Outgoing South Carolina Director of Congregational Development the Rev. Sara White preached a memorial service that remembered the 58 men and women who died during the past year. Honored were active pastors, retired pastors, pastor spouses and surviving spouses. See story, here.
Dr. Greg Jones, dean and theologian at Duke Divinity School, and the Rev. Susan Jones, ministry associate at Church Transformation Ministries in North Carolina, co-led a Bible study each morning of Annual Conference focusing on the last four lines of the Apostles’ Creed. See story, here.
Annual Conference also licensed 36 as local pastors and honored 30 retiring pastors. The Rev. Chris Lollis recognized retirees, and the service also featured the symbolic “passing of the mantle” from the retiring class to the new class of ordinands. Newly ordained pastor the Rev. Meegian Gossard represented the new class and newly retired pastor the Rev. Genova McFadden represented the retiring class. See story, here.

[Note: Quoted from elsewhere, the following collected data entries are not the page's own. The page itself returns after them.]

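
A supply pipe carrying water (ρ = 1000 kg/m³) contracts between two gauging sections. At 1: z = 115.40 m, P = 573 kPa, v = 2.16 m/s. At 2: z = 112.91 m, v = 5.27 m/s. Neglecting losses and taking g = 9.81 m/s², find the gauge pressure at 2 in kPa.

Pressure head at 1: ψ₁ = P₁/(ρg) = 573×1000 / (1000 × 9.81) = 58.41 m.
Velocity heads: v₁²/2g = 2.16²/19.62 = 0.238 m; v₂²/2g = 5.27²/19.62 = 1.416 m.
Total head H = z₁ + ψ₁ + v₁²/2g = 115.40 + 58.41 + 0.238 = 174.05 m.
ψ₂ = H − z₂ − v₂²/2g = 174.05 − 112.91 − 1.416 = 59.72 m.
P₂ = ρgψ₂ = 1000 × 9.81 × 59.72 ≈ 586 kPa.

P₂ ≈ 586 kPa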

In addition to these, Annual Conference also featured a number of off-stage gatherings and events, such as a Hands-On Mission Expo presented by conference laity Monday. Six different mission projects from churches across South Carolina demonstrated and talked about their programs, from pillowcase dresses to beds for kids.
The Lay Servant Ministries’ Laity-Clergy Partnership Luncheon lifted up outstanding lay servants across the state, plus featured a message from the Rev. Ken Nelson on effective partnering.

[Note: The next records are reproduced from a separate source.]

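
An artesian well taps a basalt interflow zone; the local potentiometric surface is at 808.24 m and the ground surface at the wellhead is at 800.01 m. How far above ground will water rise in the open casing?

≈ 8.23 m above ground

Water rises to the potentiometric surface, so the rise above ground = 808.24 − 800.01 = 8.23 m.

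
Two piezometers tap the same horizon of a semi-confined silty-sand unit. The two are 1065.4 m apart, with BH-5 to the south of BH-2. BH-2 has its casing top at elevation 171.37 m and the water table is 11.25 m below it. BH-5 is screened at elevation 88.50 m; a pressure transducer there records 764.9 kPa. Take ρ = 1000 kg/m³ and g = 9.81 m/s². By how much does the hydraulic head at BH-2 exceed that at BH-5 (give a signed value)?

Total head at BH-2: h = 171.37 − 11.25 = 160.12 m.
Pressure head at BH-5: ψ = P/(ρg) = 764.9×1000 / (1000 × 9.81) = 77.97 m.
Total head at BH-5: h = z + ψ = 88.50 + 77.97 = 166.47 m.
Head difference: h(BH-2) − h(BH-5) = 160.12 − 166.47 = -6.35 m.

Δh ≈ -6.35 m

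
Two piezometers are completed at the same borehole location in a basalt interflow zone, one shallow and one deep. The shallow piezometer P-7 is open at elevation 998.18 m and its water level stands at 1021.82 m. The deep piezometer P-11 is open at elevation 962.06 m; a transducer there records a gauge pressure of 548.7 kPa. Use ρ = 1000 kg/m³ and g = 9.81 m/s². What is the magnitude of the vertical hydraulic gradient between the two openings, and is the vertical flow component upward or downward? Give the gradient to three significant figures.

|i_v| ≈ 0.106; vertical flow is downward

Total head at P-7: h = 1021.82 m (water level in the standpipe).
Pressure head at P-11: ψ = P/(ρg) = 548.7×1000 / (1000 × 9.81) = 55.93 m.
Total head at P-11: h = z + ψ = 962.06 + 55.93 = 1017.99 m.
Δh = h(P-7) − h(P-11) = 1021.82 − 1017.99 = 3.83 m.
Vertical separation Δz = 998.18 − 962.06 = 36.12 m.
|i_v| = |Δh| / Δz = 3.83 / 36.12 = 0.106.
Head is higher in the shallow piezometer, so vertical flow is downward (recharge condition).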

A Kidz Konference was offered for toddlers to rising sixth graders. Clergy and laity got the chance to donate blood to the American Red Cross plus get a health screening if covered by conference insurance. And dozens of clergy and laity were honored during the conference’s annual awards breakfast emceed by Dominic Brown, chief meteorologist for WIS TV in Columbia. Winners received an award certificate and were photographed with the bishop.
Plans for Annual Conference 2020
Next year, Annual Conference will move back to the newly renovated Florence Center for a four-day conference set for June 7-10, 2020.
In gratitude for its superior hosting the past several years, the body gave the staff of the Greenville Convention Center a standing ovation.